Gun salute from mom to militant

Saddam Paddar and 4 others were eliminated in Shopian.

Update: 2018-05-07 20:54 GMT
(Photo: PTI/Representational)

Srinagar: The funerals of slain militants witnessing participation of huge crowds in Kashmir is not a new phenomenon but on Monday,  a new ingredient was added to it, sending alarming bells in the security forces’ echelons.

Amid fifteen back-to-back funerals since Sunday evening, Hizb-ul-Mujahideen commander Saddam Hussain Paddar’s mother offered him a gun salute using the rifle of Syed Naveed Mushtaq, a police deserter, witnesses said. Paddar alias Abu Zaid was district commander of the Hizb, the frontline indigenous militant outfit of Kashmir, for southern Shopian. He was along with four other militants including an assistant university professor killed in a 6-hour-long gun battle with security forces in Shopian’s Badigam village on Sunday.

Before the burial of Paddar and another slain militant Bilal Moulvi in their native village Heff, his (Paddar’s) mother fired three-volley salute which otherwise is a ceremonial act performed at military funerals and sometimes also police funerals.
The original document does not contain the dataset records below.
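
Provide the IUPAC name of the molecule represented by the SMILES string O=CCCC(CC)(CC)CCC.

4,4-diethylheptanal

Counting along the main chain through the –CHO group gives 7 carbons: the parent is heptane.
The highest-priority functional group is an aldehyde (terminal –CHO), so the name ends in -al.
The numbering direction is chosen so that the aldehyde carbon is C-1 by definition.
This places two ethyl groups at C-4.
Putting it together: 4,4-diethylheptanal.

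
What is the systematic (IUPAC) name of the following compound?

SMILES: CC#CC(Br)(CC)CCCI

4-bromo-4-ethyl-7-iodohept-2-yne

Counting along the main chain through the multiple bond gives 7 carbons: the parent is heptane.
A C≡C triple bond in the chain gives the infix -yne-.
The numbering direction is chosen so that numbering from this end puts the triple bond at C-2 rather than C-5.
With this numbering: the triple bond between C-2 and C-3; a bromo group at C-4; an ethyl group at C-4; an iodo group at C-7.
Prefixes are listed alphabetically: bromo, ethyl, iodo.
Putting it together: 4-bromo-4-ethyl-7-iodohept-2-yne.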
Syed Naveed whose gun she used had, sometime ago, decamped with four Self Loading Rifles from the guardroom of the Food Corporation of Indian facility at Chandpora in Kashmir’s central district of Budgam where he was posted to join the militant ranks. He was among several militants who turned up at the funeral of Paddar and was “in tears” while offering ‘namaz-e-jinaza’ or funeral prayer, witnesses said.

“Militants’ turning up at the funerals of their compatriots and offering them gun salutes is not something new. But it is a matter of concern if the mother of a slain militant has jumped the bandwagon,” said a police official who spoke on condition of anonymity.

The witnessed said that while Naveed firmly held the gun, Paddar’s mother pressed the trigger evoking loud screams of ‘God is great’ and ‘We want freedom’ from those present. A group of militants also showed up and separately fired volleys in the air from their AK 47 rifles to pay “last respects” to Paddar and Moulvi, reports said. Paddar was a close associate of Burhan Wani, the popular Hizb commander whose killing in July 2016 had triggered months of unrest in Kashmir during which more than eighty people had died in security forces actions. Meanwhile, Kashmir Valley observed a complete shut down on Monday to mourn and protest the killing of five militants and an equal number of civilians during the encounter and subsequent street clashes in Shopian and its neighbourhood.

The call for the one-day strike had been issued by ‘Joint Resistance Leadership’, an alliance of key separatist leaders. While shops and other businesses remained shut across the Valley as a precautionary measure.